Seamus Coffey also says that tax campaigners should be aghast at the Apple tax ruling, because it effectively suggests to companies that want to have their profits taxed at low rate in Ireland, that there is an effective way to achieve this. Companies all over the world could set up a central subsidiary that hoovers up as much of their profit as possible (within the confines of transfer pricing regulations). This subsidiary would maintain its board of directors in the home country but sets up a branch in Ireland that has the subsidiary’s only employees. As long as this is the only “operating capacity” of the subsidiary then the EC ruling implies that all of the profits will be allocated to the Irish branch and taxed in Ireland. Coffey argues that this would lead to huge profit shifting (particularly from companies headquartered in countries with territorial systems) and significant exploitation of Ireland’s 12.5 per cent Corporation Tax rate. The home countries to these companies would say to Ireland to look at the branch operating there and collect tax based on the risks, functions and assets in the branch and leave the residual profit with the “head office” for the home country to tax. But this would put Ireland in contradiction to the EC ruling, which essentially opens the possibility of Ireland becoming a tax haven of grand proportions.
Aidan Regan at The Irish Economy writes that the European Commission have sparked a revolution against corporate tax avoidance. Regan argues that globalization has made it much easier for footloose capital and international firms to move across borders, and avoid paying tax. This means it’s increasingly difficult to apply the principle that tax should be paid in the country where profits are made. It is a massive collective action problem that requires an assertive Commission, willing to confront rogue member-states, challenge capital interests, and be open to legal challenge. The EU Commission has therefore acted in the general interest of European citizens and business, and shown that it can act as a supranational counterweight to the untrammelled forces of globalization.
Sebastian Dullien at Social Europe says the Apple bill is not protectionism, as others have been arguing. Apple has used a complicated tax structure that takes advantage of idiosyncratic characteristics of the US and Irish tax systems, which leaves parts of their profits basically untaxed in either jurisdiction. Closing this loophole and clawing pack unpaid taxes is not specifically aimed at hurting US companies. Moreover, it is not clear which domestic competitor might be protected: In Apple’s line of business, there simply is no European supplier.

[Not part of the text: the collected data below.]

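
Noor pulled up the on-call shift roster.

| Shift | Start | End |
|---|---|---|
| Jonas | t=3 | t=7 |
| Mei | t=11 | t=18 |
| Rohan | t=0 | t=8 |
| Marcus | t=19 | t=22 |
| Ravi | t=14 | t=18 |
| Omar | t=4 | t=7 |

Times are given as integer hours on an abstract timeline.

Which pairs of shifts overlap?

Two intervals overlap when each starts before the other ends.
Sorted by start: Rohan, Jonas, Omar, Mei, Ravi, Marcus.
Jonas starts before Rohan ends → Rohan and Jonas overlap.
Omar starts before Rohan ends → Rohan and Omar overlap.
Mei starts after Rohan ends — done with Rohan.
Omar starts before Jonas ends → Jonas and Omar overlap.
Mei starts after Jonas ends — done with Jonas.
Mei starts after Omar ends — done with Omar.
Ravi starts before Mei ends → Mei and Ravi overlap.
Marcus starts after Mei ends.
Marcus starts after Ravi ends.

Jonas & Omar, Jonas & Rohan, Mei & Ravi, Omar & Rohan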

Sebastian Dullien also argues that Apple might have had ‘legitimate expectations’ that its tax engineering was legal (after receiving assurances from the Irish government about the legality of its tax structure), but legitimate expectations have a limit. If a structure was chosen under which the company paid less than one percent in effective taxes on their profits while statutory rates (which are paid by most European companies) run in the double digits, Apple managers should have known that something was wrong. For Dullien, this case demonstrates that international conflicts are inevitable whenever governments challenge the excesses of multinational corporations, as any of these attempts will impact on other countries. It is an illusion to drive forward the international trade in goods, services, capital and intellectual property without also integrating the structures overseeing, regulating and taxing multinationals.